Mama Matcha || Bab 1

3.1K 130 13
                                    

Happy reading~

Rasanya pengen banget punya anak waktu liat keponakan-keponakan gue yang imutnya ngalahin marmut berjalan mengerayau di balkon. Udah 25 tahun tapi belum juga nikah.. eh itu umur normal gak si? Karena kakak perempuan gue nikah umur 19 tahun jadi gue pikir umur gue ketuaan buat nikah sekarang.. entahlah itu cuman cara pola pikir gue.

"Nih, matcha pesenan lo." Kakak gue Ratih nyodorin gue segelas matcha hangat.

"Uh," gue mengerang karena matcha yang masih mengepulkan asap itu terasa membakar bibir gue.

"Awas panas." Kata Ratih terlambat memberi tahu.

"Telat. Bibir gue udah hangus." Lebay gue.

"Gak akan item tu bibir. Bibir lo tebel gitu." Sembur kak Ratih. Dia membetulkan kerah bajunya yang memang terlihat mencekik. Pengen juga ngingetin kalo kerah bajunya kayak kecekek gitu, tapi males aja. Nunggu udah kecekek beneran aja baru diingetin.

"Meja makan lo udah tertata rapi semua ya. Nyonya tinggal transfer uang aja ok." Ucap gue sambil bersiap pergi dengan tas tangan yang sudah tergantung.

Et gue bukan babu nya si Ratih. Seperti yang sudah gue bilang barusan kalo dia kakak perempuan gue yang nikah muda. Jadi setiap hari itu gue ke apartemen dia masakin buat dia sekeluarga kecilnya makan siang sama buat makan malam. Emang dia gak bisa masak dikarenakan dia umur 19 tahun yang tadinya jadi beban keluarga tiba-tiba jadi Ratu nya mas Pandji. Mas Pandji sih gak keberatan kalo istrinya gak masak. Dan alasan kakak gue males sewa pembatu itu karena kurang percaya sama mereka yang ngurus anaknya yang masih cilik-cilik. Jujur, Kak Ratih itu cuma bawa modal modis dan kecantikan dia doang buat nikah. Dia sih kadang gue jadiin panutan soal fashion.

"Ma- ma ma-ma macha mau temana?" Kata ponakan gue terbata.
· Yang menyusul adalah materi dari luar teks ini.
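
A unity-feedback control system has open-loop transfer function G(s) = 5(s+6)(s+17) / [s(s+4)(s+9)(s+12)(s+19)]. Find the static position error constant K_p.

K_p = lim_{s→0} G(s); with 1 pole at the origin the limit diverges, so K_p = ∞.

infinity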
Dia anak kedua kak Ratih namanya Aura.

Gue yang lagi pakek sepatu langsung nepuk jidat pura-pura lupa "Eh mama matcha lupa pamitan sama Aura." Gue balik lagi ke arah Aura. Gue cium pipi dia gemas karena gembul.

"Besok mama matcha kesini lagi ya, main sama Aura." Ucap gue lembut.

"Um, ati-ati mama macha." Ucap Aura kembali dia megang tangan gue lalu diciumnya.

Gue ngusak-ngusak rambut Aura kemudian berbalik badan ngelirik kak Ratih sebentar. "Gue pergi dulu ya. Semoga batang kangkungnya gak kekerasan karena gas lo mau abis jadi gue tadi ngehemat-hemat masaknya." Ucap gue tanpa rasa bersalah.

"Apa lo bilang. Orang gue pakek kompor listrik kok." Kata dia sambil bersedakap. Gak bisa di ajak bercanda dia mah.

"Candaa." Sembur gue.

Gue keluar apartemen tinggi ini udah dengan kacamata hitam yang bertangkring di hidung gue. Masih dengan gelas matcha yang belum abis tadi di tangan gue. Berkat kakak gue, gue juga sama modisnya kayak dia. Udah nenteng tas Chanel warna putih sepatu high heels yang gak tinggi-tinggi amat.

Coba tebak nama gue siapa?

Macha?

Matcha?

Acha?

Salah semua.

Nama gue sebenernya Marsya Aninda. Ini semua gara-gara kedua ponakan gue yang setiap mereka baru bisa bicara pasti manggil macha. Dibiasain keluarga manggil mama jadi mama matcha. Kata ibu gak papa itung-itung latihan dipanggil ibu. Ibu bilang gue selangkah lebih maju dari pada kakak gue, karena banyak dapat ilmu rumah tangga sejak sma dan tentunya sebelum menikah. Dapat ilmu sih dapat ilmu, tapi siapa sih jodoh gue lama banget gak dateng-dateng.

Balik lagi soal macha. Keoponakan gue memang kedengaran memanggil macha tapi kalo keluarga dan teman dekat gue pasti di kontak tertulis matcha. Itu juga berhubungan dengan gue yang suka teh hijau alias rasa matcha-matcha gitu.